Вот двое лесных соседей принялись огородничать вместе, и более хитрый из них заранее уговаривается, как им делить урожай («Лиса и шакал»). Точь-в-точь как наш мужик, который обещает медведю: «Тебе вершки, а мне корешки», - и забирает сладкую репу, а на другой год сеет пшеницу и опять не остается внакладе. А вот шакал полощет в реке кусок дерна, а когда дернина разваливается, требует от реки в компенсацию рыбу; за рыбу - от пня щепок, за щепки - у старухи лепешек, за лепешки - козленка, за козленка - невесту. Кто это, как не наша лисичка-сестричка, которая «шла по дорожке, нашла скалочку; за скалочку - гусочку, за гусочку - индюшечку, за индюшечку - невесточку»?

Но сходство это далеко от прямого копирования. Его скорее можно назвать варьированием на общие темы. На сходном фоне выступают заметные различия. Прежде всего бросается в глаза специфика воспроизводимой реальной обстановки. Сами герои не идентичны. Рядом с привычными нам хитрой лисой, незадачливым медведем, зайцем и курицей, но еще чаще вместо них, действуют иные животные - шакал, тигр, обезьяна, крокодил, краб. Особенности тем заметнее, чем подробнее описываются внешние условия, в которых развивается действие. Однако гораздо существеннее другое - явное своеобразие целого ряда сюжетов.

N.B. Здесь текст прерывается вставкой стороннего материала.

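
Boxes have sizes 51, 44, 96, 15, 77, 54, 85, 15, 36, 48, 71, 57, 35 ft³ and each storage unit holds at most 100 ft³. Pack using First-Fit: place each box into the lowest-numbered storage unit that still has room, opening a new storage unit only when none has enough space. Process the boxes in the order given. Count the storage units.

8

51 ft³ → storage unit 1 (remaining 49 ft³)
44 ft³ → storage unit 1 (remaining 5 ft³)
96 ft³ → storage unit 2 (remaining 4 ft³)
15 ft³ → storage unit 3 (remaining 85 ft³)
77 ft³ → storage unit 3 (remaining 8 ft³)
54 ft³ → storage unit 4 (remaining 46 ft³)
85 ft³ → storage unit 5 (remaining 15 ft³)
15 ft³ → storage unit 4 (remaining 31 ft³)
36 ft³ → storage unit 6 (remaining 64 ft³)
48 ft³ → storage unit 6 (remaining 16 ft³)
71 ft³ → storage unit 7 (remaining 29 ft³)
57 ft³ → storage unit 8 (remaining 43 ft³)
35 ft³ → storage unit 8 (remaining 8 ft³)
Final storage units: [51,44] [96] [15,77] [54,15] [85] [36,48] [71] [57,35].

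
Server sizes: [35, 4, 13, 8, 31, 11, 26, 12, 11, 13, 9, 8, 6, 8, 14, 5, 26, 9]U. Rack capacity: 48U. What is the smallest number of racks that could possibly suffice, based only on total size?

Total size = 35 + 4 + 13 + 8 + 31 + 11 + 26 + 12 + 11 + 13 + 9 + 8 + 6 + 8 + 14 + 5 + 26 + 9 = 249U.
⌈249 / 48⌉ = 6.

6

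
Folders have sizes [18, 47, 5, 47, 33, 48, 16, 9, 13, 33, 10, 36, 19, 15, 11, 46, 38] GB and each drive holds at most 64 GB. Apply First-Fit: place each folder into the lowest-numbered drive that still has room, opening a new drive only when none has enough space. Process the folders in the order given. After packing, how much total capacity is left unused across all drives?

68

18 GB → drive 1 (remaining 46 GB)
47 GB → drive 2 (remaining 17 GB)
5 GB → drive 1 (remaining 41 GB)
47 GB → drive 3 (remaining 17 GB)
33 GB → drive 1 (remaining 8 GB)
48 GB → drive 4 (remaining 16 GB)
16 GB → drive 2 (remaining 1 GB)
9 GB → drive 3 (remaining 8 GB)
13 GB → drive 4 (remaining 3 GB)
33 GB → drive 5 (remaining 31 GB)
10 GB → drive 5 (remaining 21 GB)
36 GB → drive 6 (remaining 28 GB)
19 GB → drive 5 (remaining 2 GB)
15 GB → drive 6 (remaining 13 GB)
11 GB → drive 6 (remaining 2 GB)
46 GB → drive 7 (remaining 18 GB)
38 GB → drive 8 (remaining 26 GB)
8 drives × 64 GB = 512 GB; used 444 GB; unused 68 GB.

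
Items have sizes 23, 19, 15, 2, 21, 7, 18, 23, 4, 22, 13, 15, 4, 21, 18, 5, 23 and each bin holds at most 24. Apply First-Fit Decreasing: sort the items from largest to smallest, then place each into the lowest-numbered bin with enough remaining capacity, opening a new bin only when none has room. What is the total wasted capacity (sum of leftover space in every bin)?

35

Sorted descending: 23, 23, 23, 22, 21, 21, 19, 18, 18, 15, 15, 13, 7, 5, 4, 4, 2.
bin 1: place 23, 1 left
bin 2: place 23, 1 left
bin 3: place 23, 1 left
bin 4: place 22, 2 left
bin 5: place 21, 3 left
bin 6: place 21, 3 left
bin 7: place 19, 5 left
bin 8: place 18, 6 left
bin 9: place 18, 6 left
bin 10: place 15, 9 left
bin 11: place 15, 9 left
bin 12: place 13, 11 left
bin 10: place 7, 2 left
bin 7: place 5, 0 left
bin 8: place 4, 2 left
bin 9: place 4, 2 left
bin 4: place 2, 0 left
12 bins × 24 = 288; used 253; unused 35.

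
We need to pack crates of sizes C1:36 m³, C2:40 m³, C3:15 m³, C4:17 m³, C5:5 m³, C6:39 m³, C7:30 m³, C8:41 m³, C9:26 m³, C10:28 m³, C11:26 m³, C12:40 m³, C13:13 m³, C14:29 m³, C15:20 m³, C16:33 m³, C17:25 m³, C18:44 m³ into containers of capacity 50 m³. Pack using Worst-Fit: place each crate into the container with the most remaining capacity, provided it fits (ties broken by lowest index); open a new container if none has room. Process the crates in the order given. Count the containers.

14

C1 (36 m³) → container 1 (remaining 14 m³)
C2 (40 m³) → container 2 (remaining 10 m³)
C3 (15 m³) → container 3 (remaining 35 m³)
C4 (17 m³) → container 3 (remaining 18 m³)
C5 (5 m³) → container 3 (remaining 13 m³)
C6 (39 m³) → container 4 (remaining 11 m³)
C7 (30 m³) → container 5 (remaining 20 m³)
C8 (41 m³) → container 6 (remaining 9 m³)
C9 (26 m³) → container 7 (remaining 24 m³)
C10 (28 m³) → container 8 (remaining 22 m³)
C11 (26 m³) → container 9 (remaining 24 m³)
C12 (40 m³) → container 10 (remaining 10 m³)
C13 (13 m³) → container 7 (remaining 11 m³)
C14 (29 m³) → container 11 (remaining 21 m³)
C15 (20 m³) → container 9 (remaining 4 m³)
C16 (33 m³) → container 12 (remaining 17 m³)
C17 (25 m³) → container 13 (remaining 25 m³)
C18 (44 m³) → container 14 (remaining 6 m³)
Final containers: [36] [40] [15,17,5] [39] [30] [41] [26,13] [28] [26,20] [40] [29] [33] [25] [44].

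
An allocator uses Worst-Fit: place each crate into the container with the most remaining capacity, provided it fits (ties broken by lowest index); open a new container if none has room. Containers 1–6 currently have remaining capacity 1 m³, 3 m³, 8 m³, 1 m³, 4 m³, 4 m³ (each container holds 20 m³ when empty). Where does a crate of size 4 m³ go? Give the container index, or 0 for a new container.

Containers with room: container 3 (8 m³), container 5 (4 m³), container 6 (4 m³).
Most room is container 3 with 8 m³ free.

3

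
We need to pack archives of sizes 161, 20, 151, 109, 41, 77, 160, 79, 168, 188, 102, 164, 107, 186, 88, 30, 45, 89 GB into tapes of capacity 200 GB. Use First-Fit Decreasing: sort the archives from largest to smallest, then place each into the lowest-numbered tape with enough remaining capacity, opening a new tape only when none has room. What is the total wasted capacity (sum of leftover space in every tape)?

235

Sorted descending: 188, 186, 168, 164, 161, 160, 151, 109, 107, 102, 89, 88, 79, 77, 45, 41, 30, 20.
188 GB → tape 1 (remaining 12 GB)
186 GB → tape 2 (remaining 14 GB)
168 GB → tape 3 (remaining 32 GB)
164 GB → tape 4 (remaining 36 GB)
161 GB → tape 5 (remaining 39 GB)
160 GB → tape 6 (remaining 40 GB)
151 GB → tape 7 (remaining 49 GB)
109 GB → tape 8 (remaining 91 GB)
107 GB → tape 9 (remaining 93 GB)
102 GB → tape 10 (remaining 98 GB)
89 GB → tape 8 (remaining 2 GB)
88 GB → tape 9 (remaining 5 GB)
79 GB → tape 10 (remaining 19 GB)
77 GB → tape 11 (remaining 123 GB)
45 GB → tape 7 (remaining 4 GB)
41 GB → tape 11 (remaining 82 GB)
30 GB → tape 3 (remaining 2 GB)
20 GB → tape 4 (remaining 16 GB)
11 tapes × 200 GB = 2200 GB; used 1965 GB; unused 235 GB.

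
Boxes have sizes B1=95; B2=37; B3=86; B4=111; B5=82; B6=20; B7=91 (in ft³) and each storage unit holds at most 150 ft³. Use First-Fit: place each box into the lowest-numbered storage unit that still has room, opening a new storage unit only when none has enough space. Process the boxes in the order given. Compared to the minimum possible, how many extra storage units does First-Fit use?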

Очень характерны сантальские сказки «Тигр и заяц» и «Вор, тигр, медведь и шакал», в тех или иных вариантах известные и другим малым народностям Центральной Индии. В первой из них человек оказывается свидетелем позорного поражения, которое тигр терпит от маленького животного (это может быть и ящерица, и краб). Отпущенный подобру-поздорову с условием молчать об увиденном, человек проговаривается, а, попав вновь в лапы к тигру, остроумно выпутывается, намекая, что обидчик сидит в его теле и только и ждет, как бы вырваться наружу. Центральным мотивом второй служит «кража» тигра, в темноте или спьяна принятого вором за быка, лошадь или большую овцу.

Специфична и сказка «Глупый крокодил», варианты которой издавна пользуются популярностью по всей Индии (например, в «Панчатантре» рассказывается, как шакал заставил подать голос льва, подстерегавшего его в пещере). Мотивы, на которых она построена - «хватание за ногу», «говорящая нора», «шевелящиеся предметы», - широко известны в тропических странах.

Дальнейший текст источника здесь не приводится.